Hasta hace menos de medio siglo era relativamente raro escuchar su obra fuera de Centroeuropa. A la dificultad de interpretación y a la necesidad de orquestas de grandes dimensiones, se une la problemática de elección entre las distintas versiones que realizó de sus sinfonías. Hay quien cuenta que Bruckner compuso nueve, once o hasta 18 sinfonías, si contamos las múltiples variantes y obras descartadas por el autor.
Desde 1930 se han realizado diversas ediciones que eliminan aditamentos y ofrecen con imparcialidad las distintas opciones. Tras la Segunda Guerra Mundial, directores como Eugen Jochum y Sergiu Celibidache hicieron de paladines de su música al incluirlo habitualmente en los programas de concierto. Con motivo del centenario, incluso en España, la mayor de las orquestas con capacidad de afrontar un reto de este calibre ha conmemorado esta efeméride.

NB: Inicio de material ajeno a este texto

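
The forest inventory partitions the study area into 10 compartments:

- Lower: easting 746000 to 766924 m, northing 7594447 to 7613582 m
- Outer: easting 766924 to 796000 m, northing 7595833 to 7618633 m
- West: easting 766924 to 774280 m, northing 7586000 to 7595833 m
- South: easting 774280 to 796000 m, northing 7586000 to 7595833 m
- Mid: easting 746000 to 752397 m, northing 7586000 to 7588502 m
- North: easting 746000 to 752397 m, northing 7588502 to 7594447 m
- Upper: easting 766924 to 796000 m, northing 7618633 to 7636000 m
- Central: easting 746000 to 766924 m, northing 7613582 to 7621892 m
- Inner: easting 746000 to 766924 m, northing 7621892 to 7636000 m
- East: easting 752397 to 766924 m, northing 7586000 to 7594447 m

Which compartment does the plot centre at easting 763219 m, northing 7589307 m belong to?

The point has easting = 763219 and northing = 7589307.
Only East satisfies 752397 ≤ easting ≤ 766924 and 7586000 ≤ northing ≤ 7594447.

East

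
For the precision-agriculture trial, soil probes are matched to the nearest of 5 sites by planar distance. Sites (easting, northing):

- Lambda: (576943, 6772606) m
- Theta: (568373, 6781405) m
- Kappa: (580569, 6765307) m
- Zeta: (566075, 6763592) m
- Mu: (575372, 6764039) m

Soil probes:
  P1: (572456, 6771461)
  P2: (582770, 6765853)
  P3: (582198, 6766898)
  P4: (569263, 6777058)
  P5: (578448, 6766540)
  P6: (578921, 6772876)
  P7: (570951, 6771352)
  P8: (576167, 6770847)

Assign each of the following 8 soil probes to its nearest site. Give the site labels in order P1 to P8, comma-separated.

P1 → Lambda (d²=21444194.00)
P2 → Kappa (d²=5142517.00)
P3 → Kappa (d²=5184922.00)
P4 → Theta (d²=19688509.00)
P5 → Kappa (d²=6018930.00)
P6 → Lambda (d²=3985384.00)
P7 → Lambda (d²=37476580.00)
P8 → Lambda (d²=3696257.00)

Lambda, Kappa, Kappa, Theta, Kappa, Lambda, Lambda, Lambda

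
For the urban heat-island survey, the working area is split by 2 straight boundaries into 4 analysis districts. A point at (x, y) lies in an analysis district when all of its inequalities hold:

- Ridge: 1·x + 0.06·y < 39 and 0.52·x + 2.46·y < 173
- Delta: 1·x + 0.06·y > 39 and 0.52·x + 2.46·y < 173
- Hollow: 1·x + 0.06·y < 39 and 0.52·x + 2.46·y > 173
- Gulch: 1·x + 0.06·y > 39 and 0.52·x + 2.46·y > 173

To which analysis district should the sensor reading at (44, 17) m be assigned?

1·44 + 0.06·17 = 45.020, which is > 39
0.52·44 + 2.46·17 = 64.700, which is < 173
This sign pattern matches Delta.

Delta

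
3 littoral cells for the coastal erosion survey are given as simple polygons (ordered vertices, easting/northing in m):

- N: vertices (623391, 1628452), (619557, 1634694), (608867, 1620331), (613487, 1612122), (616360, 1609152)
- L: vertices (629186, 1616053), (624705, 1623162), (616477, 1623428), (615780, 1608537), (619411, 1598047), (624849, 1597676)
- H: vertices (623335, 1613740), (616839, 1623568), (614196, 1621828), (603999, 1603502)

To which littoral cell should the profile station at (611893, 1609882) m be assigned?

Cast a ray rightward from (611893, 1609882). For each polygon, the edges (by vertex number in listed order) whose endpoints lie on opposite sides of northing = 1609882, where each meets that height, and whether that is right or left of the point:
N: 4–5 at easting≈615653.8 (right), 5–1 at easting≈616625.9 (right) → 2 crossings.
L: 3–4 at easting≈615843.0 (right), 6–1 at easting≈627729.6 (right) → 2 crossings.
H: 3–4 at easting≈607549.0 (left), 4–1 at easting≈616048.6 (right) → 1 crossing.
Only H has an odd count, so the point is inside H.

H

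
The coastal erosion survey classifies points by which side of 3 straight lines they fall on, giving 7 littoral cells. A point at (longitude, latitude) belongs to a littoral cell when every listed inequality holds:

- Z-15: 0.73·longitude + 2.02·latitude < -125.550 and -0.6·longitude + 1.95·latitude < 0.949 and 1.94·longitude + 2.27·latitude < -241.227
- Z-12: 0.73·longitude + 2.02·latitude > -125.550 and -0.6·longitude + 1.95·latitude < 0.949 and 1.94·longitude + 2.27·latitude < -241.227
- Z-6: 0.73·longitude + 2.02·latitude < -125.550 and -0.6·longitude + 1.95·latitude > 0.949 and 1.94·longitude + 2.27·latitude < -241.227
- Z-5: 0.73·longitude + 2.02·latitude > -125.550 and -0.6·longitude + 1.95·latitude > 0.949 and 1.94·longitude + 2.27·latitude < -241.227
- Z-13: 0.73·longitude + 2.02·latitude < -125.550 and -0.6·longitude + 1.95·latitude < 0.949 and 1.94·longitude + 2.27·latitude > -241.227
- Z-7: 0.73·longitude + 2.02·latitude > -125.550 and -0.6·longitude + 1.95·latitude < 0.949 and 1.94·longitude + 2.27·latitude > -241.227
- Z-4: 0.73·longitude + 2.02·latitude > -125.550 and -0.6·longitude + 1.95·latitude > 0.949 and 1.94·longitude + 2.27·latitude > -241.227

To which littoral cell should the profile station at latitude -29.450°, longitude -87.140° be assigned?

0.73·-87.140 + 2.02·-29.450 = -123.101, which is > -125.550
-0.6·-87.140 + 1.95·-29.450 = -5.143, which is < 0.949
1.94·-87.140 + 2.27·-29.450 = -235.903, which is > -241.227
This sign pattern matches Z-7.

Z-7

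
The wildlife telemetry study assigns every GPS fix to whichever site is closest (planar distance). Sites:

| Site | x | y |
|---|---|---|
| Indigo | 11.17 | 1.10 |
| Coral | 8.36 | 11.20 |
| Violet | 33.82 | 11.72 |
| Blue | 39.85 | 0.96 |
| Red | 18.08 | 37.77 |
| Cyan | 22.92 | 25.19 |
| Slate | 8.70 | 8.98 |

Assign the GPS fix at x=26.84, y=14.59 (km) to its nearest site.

Violet

Squared distances to each site:
Indigo: 427.529; Coral: 353.002; Violet: 56.957; Blue: 355.037; Red: 614.050; Cyan: 127.726; Slate: 360.532.
Minimum at Violet.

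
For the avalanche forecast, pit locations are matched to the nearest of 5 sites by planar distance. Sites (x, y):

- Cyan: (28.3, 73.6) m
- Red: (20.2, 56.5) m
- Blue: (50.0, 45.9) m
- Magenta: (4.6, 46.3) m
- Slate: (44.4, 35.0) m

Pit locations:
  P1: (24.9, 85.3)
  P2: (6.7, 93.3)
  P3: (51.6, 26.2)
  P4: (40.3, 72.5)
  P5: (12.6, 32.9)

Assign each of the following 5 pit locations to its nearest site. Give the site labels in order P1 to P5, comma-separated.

Cyan, Cyan, Slate, Cyan, Magenta

P1 → Cyan (d²=148.45)
P2 → Cyan (d²=854.65)
P3 → Slate (d²=129.28)
P4 → Cyan (d²=145.21)
P5 → Magenta (d²=243.56)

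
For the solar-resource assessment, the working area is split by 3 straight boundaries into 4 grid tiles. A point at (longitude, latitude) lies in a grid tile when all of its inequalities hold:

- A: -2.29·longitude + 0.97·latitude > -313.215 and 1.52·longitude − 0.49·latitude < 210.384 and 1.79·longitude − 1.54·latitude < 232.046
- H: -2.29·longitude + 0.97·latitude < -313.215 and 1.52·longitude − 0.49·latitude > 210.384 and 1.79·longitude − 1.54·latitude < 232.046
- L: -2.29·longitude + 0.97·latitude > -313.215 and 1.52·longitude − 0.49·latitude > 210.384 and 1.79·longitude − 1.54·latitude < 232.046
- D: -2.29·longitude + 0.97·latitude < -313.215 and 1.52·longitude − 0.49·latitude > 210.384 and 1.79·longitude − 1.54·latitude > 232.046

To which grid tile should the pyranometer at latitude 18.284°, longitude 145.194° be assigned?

H

-2.29·145.194 + 0.97·18.284 = -314.759, which is < -313.215
1.52·145.194 − 0.49·18.284 = 211.736, which is > 210.384
1.79·145.194 − 1.54·18.284 = 231.740, which is < 232.046
This sign pattern matches H.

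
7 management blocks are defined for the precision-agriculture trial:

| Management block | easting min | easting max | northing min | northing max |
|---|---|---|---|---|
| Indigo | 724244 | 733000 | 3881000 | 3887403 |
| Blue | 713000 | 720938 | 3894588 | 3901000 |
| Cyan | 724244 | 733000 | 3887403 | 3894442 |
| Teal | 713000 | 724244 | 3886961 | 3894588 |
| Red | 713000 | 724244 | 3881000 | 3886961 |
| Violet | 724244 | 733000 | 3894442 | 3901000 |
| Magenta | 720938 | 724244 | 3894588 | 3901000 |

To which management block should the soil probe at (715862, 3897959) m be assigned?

Blue

The point has easting = 715862 and northing = 3897959.
Only Blue satisfies 713000 ≤ easting ≤ 720938 and 3894588 ≤ northing ≤ 3901000.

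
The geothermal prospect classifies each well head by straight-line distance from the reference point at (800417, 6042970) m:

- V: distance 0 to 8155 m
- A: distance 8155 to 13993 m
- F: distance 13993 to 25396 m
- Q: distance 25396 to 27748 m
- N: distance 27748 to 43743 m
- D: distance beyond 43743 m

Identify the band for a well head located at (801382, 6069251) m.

Q

Distance = √((801382−800417)² + (6069251−6042970)²) = √(931225.000 + 690690961.000) = 26298.711 m.
25396 ≤ 26298.711 < 27748 → Q.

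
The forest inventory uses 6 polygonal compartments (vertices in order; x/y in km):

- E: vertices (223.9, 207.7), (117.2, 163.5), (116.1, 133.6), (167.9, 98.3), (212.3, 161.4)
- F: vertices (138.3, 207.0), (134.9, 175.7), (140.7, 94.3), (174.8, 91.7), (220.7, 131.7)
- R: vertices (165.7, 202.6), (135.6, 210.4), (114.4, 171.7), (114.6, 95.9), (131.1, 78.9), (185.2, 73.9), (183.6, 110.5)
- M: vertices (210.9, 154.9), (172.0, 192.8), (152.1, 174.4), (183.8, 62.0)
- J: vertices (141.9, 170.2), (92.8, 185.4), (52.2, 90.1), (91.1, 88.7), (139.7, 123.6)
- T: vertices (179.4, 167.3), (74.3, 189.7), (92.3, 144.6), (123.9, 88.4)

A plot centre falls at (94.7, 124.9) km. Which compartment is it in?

J

Cast a ray rightward from (94.7, 124.9). For each polygon, the edges (by vertex number in listed order) whose endpoints lie on opposite sides of y = 124.9, where each meets that height, and whether that is right or left of the point:
E: 3–4 at x≈128.87 (right), 4–5 at x≈186.62 (right) → 2 crossings.
F: 2–3 at x≈138.52 (right), 4–5 at x≈212.90 (right) → 2 crossings.
R: 3–4 at x≈114.52 (right), 7–1 at x≈180.80 (right) → 2 crossings.
M: 3–4 at x≈166.06 (right), 4–1 at x≈202.15 (right) → 2 crossings.
J: 2–3 at x≈67.03 (left), 5–1 at x≈139.76 (right) → 1 crossing.
T: 3–4 at x≈103.38 (right), 4–1 at x≈149.57 (right) → 2 crossings.
Only J has an odd count, so the point is inside J.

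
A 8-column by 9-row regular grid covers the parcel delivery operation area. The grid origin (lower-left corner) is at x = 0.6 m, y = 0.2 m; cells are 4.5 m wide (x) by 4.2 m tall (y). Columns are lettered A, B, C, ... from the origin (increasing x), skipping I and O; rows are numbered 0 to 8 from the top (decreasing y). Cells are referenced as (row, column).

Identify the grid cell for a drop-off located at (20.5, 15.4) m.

(5, E)

Column index: ⌊(20.5 − 0.6) / 4.5⌋ = ⌊4.422⌋ = 4 → column E
Row offset from origin: ⌊(15.4 − 0.2) / 4.2⌋ = ⌊3.619⌋ = 3 → row 5 (counted from top)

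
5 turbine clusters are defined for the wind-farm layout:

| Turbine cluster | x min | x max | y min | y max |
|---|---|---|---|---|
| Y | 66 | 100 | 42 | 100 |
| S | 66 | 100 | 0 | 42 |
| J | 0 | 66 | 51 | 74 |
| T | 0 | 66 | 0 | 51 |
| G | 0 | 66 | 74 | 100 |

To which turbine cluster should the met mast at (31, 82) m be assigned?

G

The point has x = 31 and y = 82.
Only G satisfies 0 ≤ x ≤ 66 and 74 ≤ y ≤ 100.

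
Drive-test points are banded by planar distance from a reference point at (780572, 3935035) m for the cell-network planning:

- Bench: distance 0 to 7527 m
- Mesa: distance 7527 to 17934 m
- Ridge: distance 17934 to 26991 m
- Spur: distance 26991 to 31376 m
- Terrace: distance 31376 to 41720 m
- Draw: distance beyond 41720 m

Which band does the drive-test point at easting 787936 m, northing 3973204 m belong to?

Terrace

Distance = √((787936−780572)² + (3973204−3935035)²) = √(54228496.000 + 1456872561.000) = 38872.883 m.
31376 ≤ 38872.883 < 41720 → Terrace.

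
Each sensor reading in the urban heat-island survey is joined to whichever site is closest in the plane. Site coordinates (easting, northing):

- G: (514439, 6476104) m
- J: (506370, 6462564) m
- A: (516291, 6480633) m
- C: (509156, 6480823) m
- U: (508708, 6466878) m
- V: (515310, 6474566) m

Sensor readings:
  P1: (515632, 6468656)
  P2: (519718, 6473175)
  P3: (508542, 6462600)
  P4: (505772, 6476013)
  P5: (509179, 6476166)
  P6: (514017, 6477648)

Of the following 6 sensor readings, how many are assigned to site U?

0

P1 → V
P2 → V
P3 → J
P4 → C
P5 → C
P6 → G
0 of the 6 go to U.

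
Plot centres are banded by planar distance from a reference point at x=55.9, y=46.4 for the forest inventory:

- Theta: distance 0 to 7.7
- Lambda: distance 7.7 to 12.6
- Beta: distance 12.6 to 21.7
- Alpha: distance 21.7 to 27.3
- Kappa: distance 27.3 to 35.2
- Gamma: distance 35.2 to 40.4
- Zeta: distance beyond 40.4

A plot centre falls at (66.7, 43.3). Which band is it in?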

La música de Bruckner se contrapone al mundo de velocidad e inmediatez en el que vivimos, aunque la naturaleza humana, de alguna forma, nos pida tiempo. Bruckner nos ofrece este tiempo lento, consciente, pausado pero vivido con la máxima intensidad en cada segundo.
Otros hacen yoga o meditación, pero yo les recomiendo que escuchen la música de Bruckner.